Diversity in the Financial Industry -
Women on Boards
Women on boards offer financial companies and their clients a wealth of advantages. Because let's face it, women think differently than men. And that's a good thing. Adhering to the same old demographics only leads to more of the same; same outlooks, same opinions. Which, in term, means no debate and no change.
In 2012 Harvard Business Review, highlighted a study by Catalyst that showed when Fortune-500 companies were ranked by the number of women directors on their boards, those in the highest quartile reported a 42% greater return on sales and a 53% higher return on equity than the rest. The study also revealed experts believe companies with women directors deal more effectively with risk. Further, women not only better address the concerns of customers, employees, shareholders, and the local community, but also tend to focus on long-term priorities. Women directors are also more likely to be in tune with women's needs than men, which helps develop successful products and services. After all, women drive 70% of purchase decisions by consumers in the European Union and 80% of them in the United States.
So what are the numbers for women in the boardroom today? How far have we come and where do we still need to go? A 2019 progress report from Morgan Stanley Capital International (MSCI) revealed the following key stats:
- 1. While progress is still slow, 2019 saw a noticeable uptick in women on board positions within the financial industry: 20.0% of directors were women in 2019, up from 17.9% in 2018 and 17.3% in 2017. This 2.1 percentage-point increase in 2019 also slightly shortened the path to 30% female directorship (projected for 2027, based on the latest data).
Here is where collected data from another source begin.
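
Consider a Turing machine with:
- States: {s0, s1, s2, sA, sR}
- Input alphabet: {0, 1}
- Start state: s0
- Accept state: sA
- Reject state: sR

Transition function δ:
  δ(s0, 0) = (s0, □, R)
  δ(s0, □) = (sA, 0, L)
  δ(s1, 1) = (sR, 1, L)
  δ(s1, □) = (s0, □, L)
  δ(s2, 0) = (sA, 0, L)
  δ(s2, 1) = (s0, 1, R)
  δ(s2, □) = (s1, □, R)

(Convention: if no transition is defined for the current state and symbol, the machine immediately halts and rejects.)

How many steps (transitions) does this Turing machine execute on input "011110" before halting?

Execution trace:
Initial: [s0]011110
Step 1: δ(s0, 0) = (s0, □, R) → □[s0]11110

No transition is defined for δ(s0, 1). By convention the machine halts and rejects.

The machine executed 1 step before halting.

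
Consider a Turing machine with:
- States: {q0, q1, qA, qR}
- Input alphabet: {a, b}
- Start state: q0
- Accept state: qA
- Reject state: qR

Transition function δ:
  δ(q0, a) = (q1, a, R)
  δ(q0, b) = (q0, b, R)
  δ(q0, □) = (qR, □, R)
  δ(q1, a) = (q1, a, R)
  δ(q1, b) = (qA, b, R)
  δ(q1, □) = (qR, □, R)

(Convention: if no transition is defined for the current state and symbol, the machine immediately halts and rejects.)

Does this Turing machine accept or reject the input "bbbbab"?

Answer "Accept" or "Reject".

Execution trace:
Initial: [q0]bbbbab
Step 1: δ(q0, b) = (q0, b, R) → b[q0]bbbab
Step 2: δ(q0, b) = (q0, b, R) → bb[q0]bbab
Step 3: δ(q0, b) = (q0, b, R) → bbb[q0]bab
Step 4: δ(q0, b) = (q0, b, R) → bbbb[q0]ab
Step 5: δ(q0, a) = (q1, a, R) → bbbba[q1]b
Step 6: δ(q1, b) = (qA, b, R) → bbbbab[qA]□

The machine reaches the accept state qA and halts.

Answer: Accept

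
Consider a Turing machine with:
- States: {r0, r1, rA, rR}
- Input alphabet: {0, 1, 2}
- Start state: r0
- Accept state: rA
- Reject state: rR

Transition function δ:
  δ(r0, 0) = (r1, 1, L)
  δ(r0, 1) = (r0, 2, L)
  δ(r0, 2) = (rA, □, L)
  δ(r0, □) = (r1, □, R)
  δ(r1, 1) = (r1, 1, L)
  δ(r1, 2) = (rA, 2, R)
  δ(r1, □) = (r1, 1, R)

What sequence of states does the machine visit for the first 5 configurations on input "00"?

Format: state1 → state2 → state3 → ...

Execution trace:
Initial: [r0]00
Step 1: δ(r0, 0) = (r1, 1, L) → [r1]□10
Step 2: δ(r1, □) = (r1, 1, R) → 1[r1]10
Step 3: δ(r1, 1) = (r1, 1, L) → [r1]110
Step 4: δ(r1, 1) = (r1, 1, L) → [r1]□110

State sequence: r0 → r1 → r1 → r1 → r1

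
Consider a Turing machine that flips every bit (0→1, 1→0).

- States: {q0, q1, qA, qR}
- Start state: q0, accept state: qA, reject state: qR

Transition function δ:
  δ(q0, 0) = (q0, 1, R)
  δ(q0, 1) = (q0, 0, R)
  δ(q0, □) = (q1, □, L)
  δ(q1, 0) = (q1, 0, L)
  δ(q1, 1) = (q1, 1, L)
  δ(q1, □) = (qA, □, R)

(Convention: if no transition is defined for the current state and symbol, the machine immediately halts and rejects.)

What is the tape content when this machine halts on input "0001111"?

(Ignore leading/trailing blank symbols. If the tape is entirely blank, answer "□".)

Execution trace:
Initial: [q0]0001111
Step 1: δ(q0, 0) = (q0, 1, R) → 1[q0]001111
Step 2: δ(q0, 0) = (q0, 1, R) → 11[q0]01111
Step 3: δ(q0, 0) = (q0, 1, R) → 111[q0]1111
Step 4: δ(q0, 1) = (q0, 0, R) → 1110[q0]111
Step 5: δ(q0, 1) = (q0, 0, R) → 11100[q0]11
Step 6: δ(q0, 1) = (q0, 0, R) → 111000[q0]1
Step 7: δ(q0, 1) = (q0, 0, R) → 1110000[q0]□
Step 8: δ(q0, □) = (q1, □, L) → 111000[q1]0□
Step 9: δ(q1, 0) = (q1, 0, L) → 11100[q1]00□
Step 10: δ(q1, 0) = (q1, 0, L) → 1110[q1]000□
Step 11: δ(q1, 0) = (q1, 0, L) → 111[q1]0000□
Step 12: δ(q1, 0) = (q1, 0, L) → 11[q1]10000□
Step 13: δ(q1, 1) = (q1, 1, L) → 1[q1]110000□
Step 14: δ(q1, 1) = (q1, 1, L) → [q1]1110000□
Step 15: δ(q1, 1) = (q1, 1, L) → [q1]□1110000□
Step 16: δ(q1, □) = (qA, □, R) → □[qA]1110000□

The machine reaches the accept state qA and halts.

Final tape (ignoring leading/trailing blanks): 1110000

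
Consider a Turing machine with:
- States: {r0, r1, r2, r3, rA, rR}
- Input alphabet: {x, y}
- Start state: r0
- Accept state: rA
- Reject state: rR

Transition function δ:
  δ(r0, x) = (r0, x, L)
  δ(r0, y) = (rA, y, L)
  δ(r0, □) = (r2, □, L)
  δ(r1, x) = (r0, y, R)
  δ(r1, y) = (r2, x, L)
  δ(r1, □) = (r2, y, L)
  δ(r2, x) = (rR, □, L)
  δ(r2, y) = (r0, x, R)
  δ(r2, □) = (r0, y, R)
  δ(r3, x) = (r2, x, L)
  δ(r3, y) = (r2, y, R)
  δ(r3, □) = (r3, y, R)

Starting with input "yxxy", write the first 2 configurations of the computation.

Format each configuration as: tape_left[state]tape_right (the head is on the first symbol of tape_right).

Transitions applied:
Step 1: δ(r0, y) = (rA, y, L)

The first 2 configurations are:
[r0]yxxy ⊢ [rA]□yxxy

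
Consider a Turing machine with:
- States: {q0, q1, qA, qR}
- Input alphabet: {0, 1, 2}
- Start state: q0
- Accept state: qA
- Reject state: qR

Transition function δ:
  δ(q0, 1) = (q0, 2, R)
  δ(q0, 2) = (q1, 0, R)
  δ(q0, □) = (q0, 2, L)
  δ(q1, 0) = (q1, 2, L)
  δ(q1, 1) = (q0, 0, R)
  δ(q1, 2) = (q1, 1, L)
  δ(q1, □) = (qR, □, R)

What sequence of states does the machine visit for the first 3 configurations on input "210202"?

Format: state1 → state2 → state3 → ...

Execution trace:
Initial: [q0]210202
Step 1: δ(q0, 2) = (q1, 0, R) → 0[q1]10202
Step 2: δ(q1, 1) = (q0, 0, R) → 00[q0]0202

No transition is defined for δ(q0, 0). By convention the machine halts and rejects.

State sequence: q0 → q1 → q0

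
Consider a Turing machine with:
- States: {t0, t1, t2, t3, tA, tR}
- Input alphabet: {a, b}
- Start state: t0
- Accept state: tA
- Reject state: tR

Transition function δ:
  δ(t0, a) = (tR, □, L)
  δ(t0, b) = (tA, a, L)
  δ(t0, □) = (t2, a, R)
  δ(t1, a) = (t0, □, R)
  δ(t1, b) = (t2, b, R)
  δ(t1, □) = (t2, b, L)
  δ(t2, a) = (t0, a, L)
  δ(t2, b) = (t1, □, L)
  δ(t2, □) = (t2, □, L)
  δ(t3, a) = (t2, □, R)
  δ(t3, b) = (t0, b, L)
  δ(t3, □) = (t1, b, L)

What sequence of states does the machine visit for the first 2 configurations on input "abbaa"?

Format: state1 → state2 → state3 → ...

Execution trace:
Initial: [t0]abbaa
Step 1: δ(t0, a) = (tR, □, L) → [tR]□□bbaa

The machine reaches the reject state tR and halts.

State sequence: t0 → tR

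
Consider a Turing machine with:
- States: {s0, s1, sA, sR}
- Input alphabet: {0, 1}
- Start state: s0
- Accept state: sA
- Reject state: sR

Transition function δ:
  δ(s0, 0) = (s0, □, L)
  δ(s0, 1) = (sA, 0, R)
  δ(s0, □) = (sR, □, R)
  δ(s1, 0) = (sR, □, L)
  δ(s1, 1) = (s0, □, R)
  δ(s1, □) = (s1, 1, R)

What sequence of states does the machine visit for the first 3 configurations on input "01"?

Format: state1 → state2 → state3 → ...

Execution trace:
Initial: [s0]01
Step 1: δ(s0, 0) = (s0, □, L) → [s0]□□1
Step 2: δ(s0, □) = (sR, □, R) → □[sR]□1

The machine reaches the reject state sR and halts.

State sequence: s0 → s0 → sR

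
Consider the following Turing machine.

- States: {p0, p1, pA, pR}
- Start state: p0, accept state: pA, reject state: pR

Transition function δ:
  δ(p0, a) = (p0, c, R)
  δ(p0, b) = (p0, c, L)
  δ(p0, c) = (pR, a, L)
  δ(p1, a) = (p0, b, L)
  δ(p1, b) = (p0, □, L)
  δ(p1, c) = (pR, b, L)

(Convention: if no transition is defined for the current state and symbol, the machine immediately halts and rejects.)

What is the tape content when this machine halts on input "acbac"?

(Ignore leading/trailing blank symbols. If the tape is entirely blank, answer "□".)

Execution trace:
Initial: [p0]acbac
Step 1: δ(p0, a) = (p0, c, R) → c[p0]cbac
Step 2: δ(p0, c) = (pR, a, L) → [pR]cabac

The machine reaches the reject state pR and halts.

Final tape (ignoring leading/trailing blanks): cabac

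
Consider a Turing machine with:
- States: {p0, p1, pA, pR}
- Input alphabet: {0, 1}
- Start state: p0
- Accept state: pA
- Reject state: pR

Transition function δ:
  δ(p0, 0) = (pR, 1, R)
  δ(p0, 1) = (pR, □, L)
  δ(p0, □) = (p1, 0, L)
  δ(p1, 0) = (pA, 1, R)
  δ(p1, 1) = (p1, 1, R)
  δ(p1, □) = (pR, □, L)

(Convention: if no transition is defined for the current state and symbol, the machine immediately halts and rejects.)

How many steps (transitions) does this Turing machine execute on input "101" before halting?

Execution trace:
Initial: [p0]101
Step 1: δ(p0, 1) = (pR, □, L) → [pR]□□01

The machine reaches the reject state pR and halts.

The machine executed 1 step before halting.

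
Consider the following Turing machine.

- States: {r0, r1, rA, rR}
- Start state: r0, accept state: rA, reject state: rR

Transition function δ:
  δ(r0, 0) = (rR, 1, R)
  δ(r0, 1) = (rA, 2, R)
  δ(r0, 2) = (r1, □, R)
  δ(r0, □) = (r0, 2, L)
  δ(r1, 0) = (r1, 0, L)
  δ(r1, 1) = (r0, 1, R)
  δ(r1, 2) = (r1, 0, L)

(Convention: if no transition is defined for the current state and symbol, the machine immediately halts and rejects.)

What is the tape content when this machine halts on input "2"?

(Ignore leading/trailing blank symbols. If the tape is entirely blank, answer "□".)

Execution trace:
Initial: [r0]2
Step 1: δ(r0, 2) = (r1, □, R) → □[r1]□

No transition is defined for δ(r1, □). By convention the machine halts and rejects.

Final tape (ignoring leading/trailing blanks): □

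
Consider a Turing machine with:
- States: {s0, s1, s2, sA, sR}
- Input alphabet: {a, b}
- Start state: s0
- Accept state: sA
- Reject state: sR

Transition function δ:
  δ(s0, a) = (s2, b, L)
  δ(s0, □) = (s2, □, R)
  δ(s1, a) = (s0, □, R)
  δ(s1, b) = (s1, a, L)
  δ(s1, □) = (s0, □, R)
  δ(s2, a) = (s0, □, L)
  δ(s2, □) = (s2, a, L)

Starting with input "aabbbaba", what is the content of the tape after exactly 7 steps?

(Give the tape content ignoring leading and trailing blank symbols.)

Execution trace:
Initial: [s0]aabbbaba
Step 1: δ(s0, a) = (s2, b, L) → [s2]□babbbaba
Step 2: δ(s2, □) = (s2, a, L) → [s2]□ababbbaba
Step 3: δ(s2, □) = (s2, a, L) → [s2]□aababbbaba
Step 4: δ(s2, □) = (s2, a, L) → [s2]□aaababbbaba
Step 5: δ(s2, □) = (s2, a, L) → [s2]□aaaababbbaba
Step 6: δ(s2, □) = (s2, a, L) → [s2]□aaaaababbbaba
Step 7: δ(s2, □) = (s2, a, L) → [s2]□aaaaaababbbaba

After 7 steps, the tape (ignoring leading/trailing blanks) is: aaaaaababbbaba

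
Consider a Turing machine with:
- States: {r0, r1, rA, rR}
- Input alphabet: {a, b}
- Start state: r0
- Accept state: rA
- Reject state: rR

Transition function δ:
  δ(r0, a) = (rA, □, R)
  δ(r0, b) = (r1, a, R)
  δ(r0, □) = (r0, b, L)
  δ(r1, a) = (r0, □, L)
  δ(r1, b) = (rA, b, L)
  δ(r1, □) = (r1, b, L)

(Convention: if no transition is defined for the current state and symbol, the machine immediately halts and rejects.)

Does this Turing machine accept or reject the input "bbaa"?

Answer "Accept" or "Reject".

Execution trace:
Initial: [r0]bbaa
Step 1: δ(r0, b) = (r1, a, R) → a[r1]baa
Step 2: δ(r1, b) = (rA, b, L) → [rA]abaa

The machine reaches the accept state rA and halts.

Answer: Accept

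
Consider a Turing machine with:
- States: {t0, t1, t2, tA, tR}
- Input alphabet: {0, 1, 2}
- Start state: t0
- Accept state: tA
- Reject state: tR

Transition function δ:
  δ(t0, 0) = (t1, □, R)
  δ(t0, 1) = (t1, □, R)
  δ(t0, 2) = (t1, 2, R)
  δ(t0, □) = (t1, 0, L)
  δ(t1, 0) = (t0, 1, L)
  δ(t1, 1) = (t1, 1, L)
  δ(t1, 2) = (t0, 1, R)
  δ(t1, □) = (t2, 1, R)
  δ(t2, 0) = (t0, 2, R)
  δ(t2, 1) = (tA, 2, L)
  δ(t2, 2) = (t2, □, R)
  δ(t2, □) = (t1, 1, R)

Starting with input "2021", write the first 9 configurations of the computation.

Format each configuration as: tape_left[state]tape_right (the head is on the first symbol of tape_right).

Transitions applied:
Step 1: δ(t0, 2) = (t1, 2, R)
Step 2: δ(t1, 0) = (t0, 1, L)
Step 3: δ(t0, 2) = (t1, 2, R)
Step 4: δ(t1, 1) = (t1, 1, L)
Step 5: δ(t1, 2) = (t0, 1, R)
Step 6: δ(t0, 1) = (t1, □, R)
Step 7: δ(t1, 2) = (t0, 1, R)
Step 8: δ(t0, 1) = (t1, □, R)

The first 9 configurations are:
[t0]2021 ⊢ 2[t1]021 ⊢ [t0]2121 ⊢ 2[t1]121 ⊢ [t1]2121 ⊢ 1[t0]121 ⊢ 1□[t1]21 ⊢ 1□1[t0]1 ⊢ 1□1□[t1]□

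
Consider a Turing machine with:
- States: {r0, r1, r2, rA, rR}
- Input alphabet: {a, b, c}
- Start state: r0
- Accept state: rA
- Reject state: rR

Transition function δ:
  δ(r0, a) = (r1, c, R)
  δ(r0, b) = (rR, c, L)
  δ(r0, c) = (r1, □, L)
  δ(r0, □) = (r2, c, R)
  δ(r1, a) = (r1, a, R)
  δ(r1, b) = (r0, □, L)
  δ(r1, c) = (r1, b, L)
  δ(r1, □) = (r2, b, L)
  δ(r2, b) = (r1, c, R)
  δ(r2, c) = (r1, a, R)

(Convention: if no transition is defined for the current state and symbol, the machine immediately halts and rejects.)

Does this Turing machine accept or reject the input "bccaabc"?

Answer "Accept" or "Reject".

Execution trace:
Initial: [r0]bccaabc
Step 1: δ(r0, b) = (rR, c, L) → [rR]□cccaabc

The machine reaches the reject state rR and halts.

Answer: Reject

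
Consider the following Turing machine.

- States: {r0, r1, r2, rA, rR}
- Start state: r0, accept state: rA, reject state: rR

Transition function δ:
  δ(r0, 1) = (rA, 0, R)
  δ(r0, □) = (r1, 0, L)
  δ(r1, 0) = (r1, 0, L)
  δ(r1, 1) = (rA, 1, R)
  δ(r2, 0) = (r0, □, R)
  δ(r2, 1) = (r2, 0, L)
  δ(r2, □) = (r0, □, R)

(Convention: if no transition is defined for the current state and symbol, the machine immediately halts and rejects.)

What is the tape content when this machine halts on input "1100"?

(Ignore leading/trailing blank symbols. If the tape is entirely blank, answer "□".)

Execution trace:
Initial: [r0]1100
Step 1: δ(r0, 1) = (rA, 0, R) → 0[rA]100

The machine reaches the accept state rA and halts.

Final tape (ignoring leading/trailing blanks): 0100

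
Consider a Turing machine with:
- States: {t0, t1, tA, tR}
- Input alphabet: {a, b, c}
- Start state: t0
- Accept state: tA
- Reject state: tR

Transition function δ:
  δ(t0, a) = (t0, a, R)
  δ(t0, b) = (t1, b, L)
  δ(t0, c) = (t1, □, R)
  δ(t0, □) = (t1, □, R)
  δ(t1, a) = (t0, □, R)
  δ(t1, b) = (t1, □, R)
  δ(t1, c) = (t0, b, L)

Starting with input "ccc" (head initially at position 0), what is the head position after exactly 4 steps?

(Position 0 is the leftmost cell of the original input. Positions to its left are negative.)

Execution trace (head position shown):
Step 0: [t0]ccc  (head at position 0)
Step 1: move right → □[t1]cc  (head at position 1)
Step 2: move left → [t0]□bc  (head at position 0)
Step 3: move right → □[t1]bc  (head at position 1)
Step 4: move right → □□[t1]c  (head at position 2)

After 4 steps, the head is at position 2.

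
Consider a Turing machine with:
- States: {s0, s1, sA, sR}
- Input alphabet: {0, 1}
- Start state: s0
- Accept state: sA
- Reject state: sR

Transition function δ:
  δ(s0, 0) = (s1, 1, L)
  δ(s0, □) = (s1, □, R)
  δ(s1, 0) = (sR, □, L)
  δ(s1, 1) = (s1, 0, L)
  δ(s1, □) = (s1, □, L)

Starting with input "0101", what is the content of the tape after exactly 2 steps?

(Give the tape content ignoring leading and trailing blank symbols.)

Execution trace:
Initial: [s0]0101
Step 1: δ(s0, 0) = (s1, 1, L) → [s1]□1101
Step 2: δ(s1, □) = (s1, □, L) → [s1]□□1101

After 2 steps, the tape (ignoring leading/trailing blanks) is: 1101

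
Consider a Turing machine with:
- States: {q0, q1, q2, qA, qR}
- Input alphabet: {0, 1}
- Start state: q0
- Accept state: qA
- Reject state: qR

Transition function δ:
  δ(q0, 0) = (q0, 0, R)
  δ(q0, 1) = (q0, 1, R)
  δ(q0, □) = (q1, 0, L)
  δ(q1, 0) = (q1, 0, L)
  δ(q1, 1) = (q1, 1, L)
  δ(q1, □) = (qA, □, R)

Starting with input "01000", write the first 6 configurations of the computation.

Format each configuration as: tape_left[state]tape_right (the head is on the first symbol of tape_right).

Transitions applied:
Step 1: δ(q0, 0) = (q0, 0, R)
Step 2: δ(q0, 1) = (q0, 1, R)
Step 3: δ(q0, 0) = (q0, 0, R)
Step 4: δ(q0, 0) = (q0, 0, R)
Step 5: δ(q0, 0) = (q0, 0, R)

The first 6 configurations are:
[q0]01000 ⊢ 0[q0]1000 ⊢ 01[q0]000 ⊢ 010[q0]00 ⊢ 0100[q0]0 ⊢ 01000[q0]□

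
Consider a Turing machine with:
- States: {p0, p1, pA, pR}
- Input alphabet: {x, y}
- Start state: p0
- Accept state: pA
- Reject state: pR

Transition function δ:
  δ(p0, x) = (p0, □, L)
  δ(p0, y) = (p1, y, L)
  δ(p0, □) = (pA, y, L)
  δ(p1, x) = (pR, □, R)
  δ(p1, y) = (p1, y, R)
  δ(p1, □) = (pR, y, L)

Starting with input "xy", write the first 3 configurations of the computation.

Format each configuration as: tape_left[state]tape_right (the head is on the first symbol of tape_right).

Transitions applied:
Step 1: δ(p0, x) = (p0, □, L)
Step 2: δ(p0, □) = (pA, y, L)

The first 3 configurations are:
[p0]xy ⊢ [p0]□□y ⊢ [pA]□y□y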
At the current pace, a 50/50 gender split among global directors might be reached by 2044.
- 2. Over half the companies subject to mandatory gender quotas had exceeded requirements as of October 31, 2019. In fact Italy and France had the highest percentage of companies with more females than required (among MSCI ACWI Index constituents).
- 3. In 2019 the number of companies with majority female boards doubled compared with 2018. (It is also true that these 22 firms account for fewer than 1% of the constituents of the MSCI ACWI Index as of October 30, 2019; 98.7% of the boards remained male-dominated.)
- 4. The information technology sector, historically lagging, saw the steepest increase in companies with three or more female directors (28.3% in 2019 vs 15.5% in 2018).
- 5. Most excitingly, within emerging markets, female directors and executives were more likely to have financial expertise than their male counterparts: 47% vs 39%. (In developed markets, the report found no significant differences in professional expertise (risk or financial expertise) between male and female directors.)
- 6. More women (22%) than men (12%) were overboarded (serving on three or more boards) globally. These higher levels of multiple directorships among female directors may indicate an over reliance on a limited pool of women directors.
So what do these burgeoning numbers actually mean for companies and clients? A 2019 report from
Forbes bolsters the Catalyst report findings and highlights studies showing that women-led companies tend to perform better than those led by men.
Specifically one analysis found that women CEOs in the Fortune 1000 drove three times the returns as S&P 500 enterprises run predominantly by men! Another study by Nordea, one of the biggest banks in Europe, showed that companies with a woman in the chief executive or chairman role performed far better than a major global index over an eight-year period. Credit Suisse also unveiled a research report showing that companies with more female executives in decision-making positions continue to generate stronger market returns and superior profits.
CAIM - woman owned and run since 2008
As a woman owned and run investment firm since 2008, CAIM firmly believes in the expertise and unique contributions of women to the financial sector.
in 2019, as we've learned, the typical corporate board had on average just 20.0% of female directors. Contrast that with CAIM owned companies where the number is 31.3% on average.
At CAIM we also deal effectively with risk, and focus on the long-term, by looking for companies that have strong balance sheets, produce generous amounts of cash flow and give back to shareholders with dividends.